Rule G-8. Books and Records to be Made by Brokers, Dealers and Municipal Securities Dealers
(a) No change.
(i) - (xvii) No change.
(xviii) Records Concerning Consultants Pursuant to Rule G-38. Each broker, dealer and municipal securities dealer shall maintain:
(A) – (G) No additional changes.
(H) records indicating, if applicable, that a consultant made no reportable political contributions (as defined in rule G-38(a)(vi)) or no reportable political party payments (as defined in rule G-38(a)(vii));
(I) a statement, if applicable, that a consultant failed to provide any report of information to the dealer concerning reportable political contributions or reportable political party payments; and
(J) the date of termination of any consultant arrangement.
(xix) No change.
(b) - (f) No change.
Rule G-37. Political Contributions and Prohibitions on Municipal Securities Business
(a)– (d) No change.
(e)(i)(A) – (C) No change.
(D) any information required to be disclosed pursuant to section
(d)(e) of rule G-38; and(E) No change.
(ii) – (iii) No change.
(f) – (i) No change.
ENDNOTES
1. File No.
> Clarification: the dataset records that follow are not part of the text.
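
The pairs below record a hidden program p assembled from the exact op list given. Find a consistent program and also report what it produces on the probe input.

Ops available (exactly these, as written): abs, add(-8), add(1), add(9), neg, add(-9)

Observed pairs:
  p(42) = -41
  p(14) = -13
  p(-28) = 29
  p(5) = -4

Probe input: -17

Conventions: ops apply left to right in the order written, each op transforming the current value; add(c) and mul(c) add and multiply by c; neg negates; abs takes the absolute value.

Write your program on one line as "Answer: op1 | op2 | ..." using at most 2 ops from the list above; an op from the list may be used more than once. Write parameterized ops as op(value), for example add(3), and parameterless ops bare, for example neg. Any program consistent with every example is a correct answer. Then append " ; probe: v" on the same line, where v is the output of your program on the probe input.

neg | add(1) ; probe: 18

Check, running the answer program on each example:
  42 -> -42 -> -41
  14 -> -14 -> -13
  -28 -> 28 -> 29
  5 -> -5 -> -4
  probe: -17 -> 17 -> 18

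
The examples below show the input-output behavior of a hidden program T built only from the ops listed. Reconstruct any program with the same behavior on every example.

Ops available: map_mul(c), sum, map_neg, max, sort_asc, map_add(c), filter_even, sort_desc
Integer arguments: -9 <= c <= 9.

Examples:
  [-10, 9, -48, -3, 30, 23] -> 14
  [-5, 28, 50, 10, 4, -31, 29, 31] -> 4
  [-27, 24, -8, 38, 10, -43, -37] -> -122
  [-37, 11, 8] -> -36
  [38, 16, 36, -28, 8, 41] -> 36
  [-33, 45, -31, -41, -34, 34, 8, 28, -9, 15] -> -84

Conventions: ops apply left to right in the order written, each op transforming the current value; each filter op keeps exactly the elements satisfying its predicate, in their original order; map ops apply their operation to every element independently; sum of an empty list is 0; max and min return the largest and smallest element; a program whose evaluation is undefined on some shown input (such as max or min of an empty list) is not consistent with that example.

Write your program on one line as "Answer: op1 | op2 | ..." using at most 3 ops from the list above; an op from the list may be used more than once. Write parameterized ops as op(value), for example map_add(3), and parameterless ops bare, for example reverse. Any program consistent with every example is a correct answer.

map_add(-5) | filter_even | sum

Check, running the answer program on each example:
  [-10, 9, -48, -3, 30, 23] -> [-15, 4, -53, -8, 25, 18] -> [4, -8, 18] -> 14
  [-5, 28, 50, 10, 4, -31, 29, 31] -> [-10, 23, 45, 5, -1, -36, 24, 26] -> [-10, -36, 24, 26] -> 4
  [-27, 24, -8, 38, 10, -43, -37] -> [-32, 19, -13, 33, 5, -48, -42] -> [-32, -48, -42] -> -122
  [-37, 11, 8] -> [-42, 6, 3] -> [-42, 6] -> -36
  [38, 16, 36, -28, 8, 41] -> [33, 11, 31, -33, 3, 36] -> [36] -> 36
  [-33, 45, -31, -41, -34, 34, 8, 28, -9, 15] -> [-38, 40, -36, -46, -39, 29, 3, 23, -14, 10] -> [-38, 40, -36, -46, -14, 10] -> -84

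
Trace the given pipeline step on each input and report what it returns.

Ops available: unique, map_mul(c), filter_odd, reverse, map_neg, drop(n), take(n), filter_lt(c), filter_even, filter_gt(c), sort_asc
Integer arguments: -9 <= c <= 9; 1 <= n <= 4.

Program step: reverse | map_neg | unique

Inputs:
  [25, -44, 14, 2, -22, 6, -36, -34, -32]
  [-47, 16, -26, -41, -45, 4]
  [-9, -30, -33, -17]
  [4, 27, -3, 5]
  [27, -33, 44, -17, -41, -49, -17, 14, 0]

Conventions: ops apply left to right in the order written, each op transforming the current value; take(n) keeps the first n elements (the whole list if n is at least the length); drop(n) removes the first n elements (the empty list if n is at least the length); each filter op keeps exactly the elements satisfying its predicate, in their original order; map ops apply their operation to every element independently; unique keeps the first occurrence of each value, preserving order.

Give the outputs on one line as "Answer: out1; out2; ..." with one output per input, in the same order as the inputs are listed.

[32, 34, 36, -6, 22, -2, -14, 44, -25]; [-4, 45, 41, 26, -16, 47]; [17, 33, 30, 9]; [-5, 3, -27, -4]; [0, -14, 17, 49, 41, -44, 33, -27]

Execution, op by op:
  [25, -44, 14, 2, -22, 6, -36, -34, -32] -> [-32, -34, -36, 6, -22, 2, 14, -44, 25] -> [32, 34, 36, -6, 22, -2, -14, 44, -25] -> [32, 34, 36, -6, 22, -2, -14, 44, -25]
  [-47, 16, -26, -41, -45, 4] -> [4, -45, -41, -26, 16, -47] -> [-4, 45, 41, 26, -16, 47] -> [-4, 45, 41, 26, -16, 47]
  [-9, -30, -33, -17] -> [-17, -33, -30, -9] -> [17, 33, 30, 9] -> [17, 33, 30, 9]
  [4, 27, -3, 5] -> [5, -3, 27, 4] -> [-5, 3, -27, -4] -> [-5, 3, -27, -4]
  [27, -33, 44, -17, -41, -49, -17, 14, 0] -> [0, 14, -17, -49, -41, -17, 44, -33, 27] -> [0, -14, 17, 49, 41, 17, -44, 33, -27] -> [0, -14, 17, 49, 41, -44, 33, -27]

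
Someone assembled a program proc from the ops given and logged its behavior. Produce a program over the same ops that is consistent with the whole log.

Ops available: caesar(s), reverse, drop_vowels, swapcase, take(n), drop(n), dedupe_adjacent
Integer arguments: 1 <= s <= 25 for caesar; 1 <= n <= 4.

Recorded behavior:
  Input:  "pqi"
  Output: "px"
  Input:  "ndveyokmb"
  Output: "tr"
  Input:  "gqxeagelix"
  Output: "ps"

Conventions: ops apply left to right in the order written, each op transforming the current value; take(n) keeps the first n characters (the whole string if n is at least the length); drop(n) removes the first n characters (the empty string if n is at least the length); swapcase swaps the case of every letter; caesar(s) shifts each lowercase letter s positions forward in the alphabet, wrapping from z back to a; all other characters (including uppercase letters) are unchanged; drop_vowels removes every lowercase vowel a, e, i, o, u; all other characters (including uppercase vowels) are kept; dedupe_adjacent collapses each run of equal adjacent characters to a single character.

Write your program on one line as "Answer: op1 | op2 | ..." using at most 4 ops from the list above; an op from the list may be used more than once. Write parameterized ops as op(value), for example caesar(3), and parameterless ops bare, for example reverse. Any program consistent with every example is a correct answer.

reverse | caesar(7) | drop_vowels | take(2)

Check, running the answer program on each example:
  "pqi" -> "iqp" -> "pxw" -> "pxw" -> "px"
  "ndveyokmb" -> "bmkoyevdn" -> "itrvflcku" -> "trvflck" -> "tr"
  "gqxeagelix" -> "xilegaexqg" -> "epslnhlexn" -> "pslnhlxn" -> "ps"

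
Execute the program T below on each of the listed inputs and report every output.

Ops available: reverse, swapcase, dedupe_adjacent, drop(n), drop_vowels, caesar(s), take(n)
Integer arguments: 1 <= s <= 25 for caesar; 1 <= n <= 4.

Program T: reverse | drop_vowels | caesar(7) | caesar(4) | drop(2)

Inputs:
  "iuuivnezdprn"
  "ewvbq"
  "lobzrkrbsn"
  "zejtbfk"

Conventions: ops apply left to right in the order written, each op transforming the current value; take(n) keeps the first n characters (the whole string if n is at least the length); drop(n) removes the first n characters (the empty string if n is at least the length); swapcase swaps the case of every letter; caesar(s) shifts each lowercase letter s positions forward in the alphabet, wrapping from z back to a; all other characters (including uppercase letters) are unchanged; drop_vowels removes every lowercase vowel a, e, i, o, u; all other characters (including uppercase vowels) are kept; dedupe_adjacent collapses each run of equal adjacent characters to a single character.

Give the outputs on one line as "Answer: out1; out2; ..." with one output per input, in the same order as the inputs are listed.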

SR-MSRB-98-8, Amendment No. 1. Comments submitted to the SEC should refer to this file number.
2. Rule G-38(a) defines a consultant as "any person used by a broker, dealer or municipal securities dealer to obtain or retain municipal securities business though direct or indirect communication by such person with an issuer on behalf of such broker, dealer or municipal securities dealer where the communication is undertaken by such person in exchange for, or with the understanding of receiving, payment from the broker, dealer or municipal securities dealer or any other person."
3. For more information about the pending amendments at the SEC, see "Requirements for Dealers to Report Their Consultants’ Political Contributions and Payments to Political Parties: Rules G-38 and G-8," MSRB Reports, Vol. 18, No. 2 (August 1998) at 3-10. The notice is also posted on the Board’s web site at www.msrb.org.
4. Rule G-38 requires dealers who use consultants to evidence the consulting arrangement in writing (referred to as a "Consultant Agreement"). The rule requires that the Consultant Agreement, at a minimum, include the name, company, role and compensation arrangement of each consultant used by the dealer. The Consultant Agreement must be entered into before a consultant engages in any direct or indirect communication with an issuer on the dealer’s behalf.
5. See "Additional Requirements for Pending Amendments on Disclosure of Consultants’ Contributions: Rule G-38," MSRB Reports, Vol. 19, No. 2 (April 1999) at 3-7.
6. Rule G-37(e)(i) provides that each dealer must send to the Board two copies of Form G-37/G-38 by the last day of the month following the end of each calendar quarter (these dates correspond to January 31, April 30, July 31 and October 31).
7. Underlining indicates new language; strikethrough denotes deletions.